Jim Lawson, coordinator of information services for the county, quickly explained that the records management software Register of Deeds Sue Neustifter needed would integrate with the courthouse's personal computer network.
"It will run fine on a PC server," Lawson said, also stressing that all AS400s are not created equal. Some have more power, others less.
That's when county resident Larry Kipp, who regularly attends commission meetings, stepped in with a simple, down-to-earth explanation.
He likened an AS400 to a Ford.
"It could be a car, a truck, a van," Kipp said. "It's not a specific model like an F150."
Cautious about bypassing a vendor's low bid for an AS400 as part of the register of deeds software package, Taul asked Lawson if Neustifter would need one down the road.
Lawson assured him no and added he didn't trust the price the company quoted for an AS400, saying it was much lower than any he had gotten while requesting proposals for the district court's court management system.
Commissioner Dean Nieder, who readily admits he's not as literate about computers as he might be, then threw in his two cents, asking County Administrator Craig Weinaug, "Do we truly know what we're doing here?"
Madl assured Nieder, Taul and outgoing Commissioner Mark Buhler that Lawson coordinates all of the county's computer needs and purchases.
But Nieder's question, one that has resonated at many recent commission meetings in which computers have been on the agenda, made Madl and Lawson realize they need to provide more background to the commissioners.
"From time to time we need to be reminded of the framework," Buhler told Lawson and Madl.
The bottom line
During an interview Wednesday, Madl said she thinks the board does a good job keeping on top of computer issues for only meeting twice a week and not being directly involved in day-to-day operations. She said the commissioners' recent comments that it seems as though a department is asking for new computers or software every week need to be taken into account.
Madl praised Lawson's performance as coordinator of information services, a job he's done for about a year, and said he pays great attention to making sure equipment is compatible.
Nieder said Friday it sometimes might feel like "maybe we aren't all going in the same direction," but he trusts Lawson's judgment.
"We've got to depend on Jim's expertise," Nieder said. "I just want to do what's in the best interest of the taxpayers.

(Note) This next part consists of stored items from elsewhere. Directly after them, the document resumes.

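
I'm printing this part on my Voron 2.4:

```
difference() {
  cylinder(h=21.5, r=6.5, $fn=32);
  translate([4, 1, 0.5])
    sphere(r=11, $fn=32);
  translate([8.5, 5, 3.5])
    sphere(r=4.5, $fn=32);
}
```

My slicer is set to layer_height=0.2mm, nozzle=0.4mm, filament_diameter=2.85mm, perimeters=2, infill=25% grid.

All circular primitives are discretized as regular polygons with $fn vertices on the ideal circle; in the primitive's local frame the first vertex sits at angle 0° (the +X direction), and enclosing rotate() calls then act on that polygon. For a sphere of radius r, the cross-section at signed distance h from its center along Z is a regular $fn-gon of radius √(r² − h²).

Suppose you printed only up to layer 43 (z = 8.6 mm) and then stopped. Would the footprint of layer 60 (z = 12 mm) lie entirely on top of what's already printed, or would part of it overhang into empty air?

part overhangs

Compare the two slices. At z = 8.6: the cylinder: section is a regular 32-gon, circumradius r=6.5 (area = (32/2)·6.500²·sin(360°/32) = 131.88 mm²); the r=11 sphere at (4, 1) contributes a regular 32-gon of circumradius √(11²−8.1²) = 7.442 (area = (32/2)·7.442²·sin(360°/32) = 172.90 mm²); the sphere at (8.5, 5) is absent (|z−center|=5.100 > r=4.5); Taking the first minus the rest: starting from the r=6.5 cylinder (131.88 mm²), the r=11 sphere at (4, 1) partially overlaps it — only the 94.38 mm² overlap (of its 172.90 mm²) is removed, clipping the outline — area = 37.50 mm². At z = 12: the cylinder: section is a regular 32-gon, circumradius r=6.5 (area = (32/2)·6.500²·sin(360°/32) = 131.88 mm²); the sphere at (4, 1) does not reach this height (|z−center|=11.500 > r=11); the sphere at (8.5, 5) is absent (|z−center|=8.500 > r=4.5); Subtracting the remaining from the first: none of the subtracted shapes is present at this height, so the r=6.5 cylinder is unchanged — area = 131.88 mm². Checking containment: at z = 12 the cross-section extends beyond the z = 8.6 cross-section by about 94.38 mm².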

I don't want to spend more money than's necessary."
Madl said the county's six-phase technology plan, which went into effect earlier this year, is ahead of schedule and well within budget.
One major accomplishment Lawson noted this year was connecting all of the disparate personal computers in the courthouse together "so departments can work together," sharing files and having the ability to communicate with each other via e-mail.
Madl said e-mail is an easy way for department heads to communicate and also an efficient way to do such tasks as reserving rooms for meetings or checking calendars for training programs.
While county employees have the ability to e-mail each other, not everyone is hooked up to the Internet yet, Madl said. Changing technology is the driving force in waiting, she said.
"We've deliberately put off Internet access for everybody until new technology is available" that will be more cost-efficient, Madl said.
Nieder said he realizes technology is important for the courthouse as a means for the public to communicate with the county, but he said the commission always must pay attention to the bottom line.